I am not a huge fan of PDUFA. It puts the wrong cast on things. Fees are something I pay for a service, and it should put me in the driver’s seat (well except for airlines and everyone hates that). We tax for government services. Making the FDA dependent on pharma creates an imbalance in power that quite frankly shouldn’t exist.

The extent of statutorily required industry input in the drug regulation and reauthorization processes has increased as a result of the PDUFA reauthorization. The centrality of user fees to the modern FDA has led some observers to express concern that they have contributed to “corrosive capture” of the agency (i.e., a weakening of regulatory independence and of the ability of the agency to uphold traditional efficacy and safety standards) by shaping discourse about how drugs should be regulated or by enabling an unhealthy culture of closeness between the FDA and industry. Each successive PDUFA has required the FDA to be increasingly responsive to industry concerns.

The FDA plays a crucial role in protecting the health of the public while approving new treatments in a timely fashion. Thirty years of experience with user fees has shown that, in the face of inadequate public funding of the personnel budget of the FDA, increased funding by its egulated industries can indeed improve regulatory timelines.
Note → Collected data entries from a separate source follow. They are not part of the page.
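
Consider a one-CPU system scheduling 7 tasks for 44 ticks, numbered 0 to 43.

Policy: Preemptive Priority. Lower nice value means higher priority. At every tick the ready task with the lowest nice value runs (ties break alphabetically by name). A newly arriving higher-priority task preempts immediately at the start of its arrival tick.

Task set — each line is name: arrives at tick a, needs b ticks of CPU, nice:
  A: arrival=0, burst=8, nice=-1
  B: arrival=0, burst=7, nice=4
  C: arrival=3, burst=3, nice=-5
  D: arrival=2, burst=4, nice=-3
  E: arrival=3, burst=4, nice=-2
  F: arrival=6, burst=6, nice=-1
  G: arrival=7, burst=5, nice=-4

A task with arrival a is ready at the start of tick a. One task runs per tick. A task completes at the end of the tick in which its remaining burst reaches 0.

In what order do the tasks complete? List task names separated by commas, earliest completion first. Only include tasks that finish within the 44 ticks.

t=0: ready={A,B} → run A
t=1: ready={A,B} → run A
t=2: ready={A,B,D} → run D
t=3: ready={A,B,C,D,E} → run C
t=4: ready={A,B,C,D,E} → run C
t=5: ready={A,B,C,D,E} → run C
t=6: ready={A,B,D,E,F} → run D
t=7: ready={A,B,D,E,F,G} → run G
t=8: ready={A,B,D,E,F,G} → run G
t=9: ready={A,B,D,E,F,G} → run G
t=10: ready={A,B,D,E,F,G} → run G
t=11: ready={A,B,D,E,F,G} → run G
t=12: ready={A,B,D,E,F} → run D
t=13: ready={A,B,D,E,F} → run D
t=14: ready={A,B,E,F} → run E
t=15: ready={A,B,E,F} → run E
t=16: ready={A,B,E,F} → run E
t=17: ready={A,B,E,F} → run E
t=18: ready={A,B,F} → run A
t=19: ready={A,B,F} → run A
t=20: ready={A,B,F} → run A
t=21: ready={A,B,F} → run A
t=22: ready={A,B,F} → run A
t=23: ready={A,B,F} → run A
t=24: ready={B,F} → run F
t=25: ready={B,F} → run F
t=26: ready={B,F} → run F
t=27: ready={B,F} → run F
t=28: ready={B,F} → run F
t=29: ready={B,F} → run F
t=30: ready={B} → run B
t=31: ready={B} → run B
t=32: ready={B} → run B
t=33: ready={B} → run B
t=34: ready={B} → run B
t=35: ready={B} → run B
t=36: ready={B} → run B
t=37: (idle)
t=38: (idle)
t=39: (idle)
t=40: (idle)
t=41: (idle)
t=42: (idle)
t=43: (idle)

completion order = C, G, D, E, A, F, B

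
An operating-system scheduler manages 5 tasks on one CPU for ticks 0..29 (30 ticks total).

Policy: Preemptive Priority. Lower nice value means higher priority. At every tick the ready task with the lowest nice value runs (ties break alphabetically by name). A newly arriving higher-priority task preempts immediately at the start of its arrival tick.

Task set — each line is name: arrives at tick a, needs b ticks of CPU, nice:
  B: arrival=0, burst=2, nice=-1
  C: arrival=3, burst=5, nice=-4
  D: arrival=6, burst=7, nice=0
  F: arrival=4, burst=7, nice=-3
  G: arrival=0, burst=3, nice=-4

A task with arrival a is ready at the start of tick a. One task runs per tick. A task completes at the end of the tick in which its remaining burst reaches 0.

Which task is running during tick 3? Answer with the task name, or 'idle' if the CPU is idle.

running at tick 3 = C

t=0: ready={B,G} → run G
t=1: ready={B,G} → run G
t=2: ready={B,G} → run G
t=3: ready={B,C} → run C
t=4: ready={B,C,F} → run C
t=5: ready={B,C,F} → run C
t=6: ready={B,C,D,F} → run C
t=7: ready={B,C,D,F} → run C
t=8: ready={B,D,F} → run F
t=9: ready={B,D,F} → run F
t=10: ready={B,D,F} → run F
t=11: ready={B,D,F} → run F
t=12: ready={B,D,F} → run F
t=13: ready={B,D,F} → run F
t=14: ready={B,D,F} → run F
t=15: ready={B,D} → run B
t=16: ready={B,D} → run B
t=17: ready={D} → run D
t=18: ready={D} → run D
t=19: ready={D} → run D
t=20: ready={D} → run D
t=21: ready={D} → run D
t=22: ready={D} → run D
t=23: ready={D} → run D
t=24: (idle)
t=25: (idle)
t=26: (idle)
t=27: (idle)
t=28: (idle)
t=29: (idle)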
This increased speed has also raised questions related to the decisions being made and the growing reliance of the agency on financial support from the companies it regulates, as the user-fee model has fundamentally changed the way that the FDA interacts with industry. In a different political climate, adequate public funding in place of user fees would allow the FDA to continue its current performance levels while adding further confidence that the public remains the primary client of the FDA.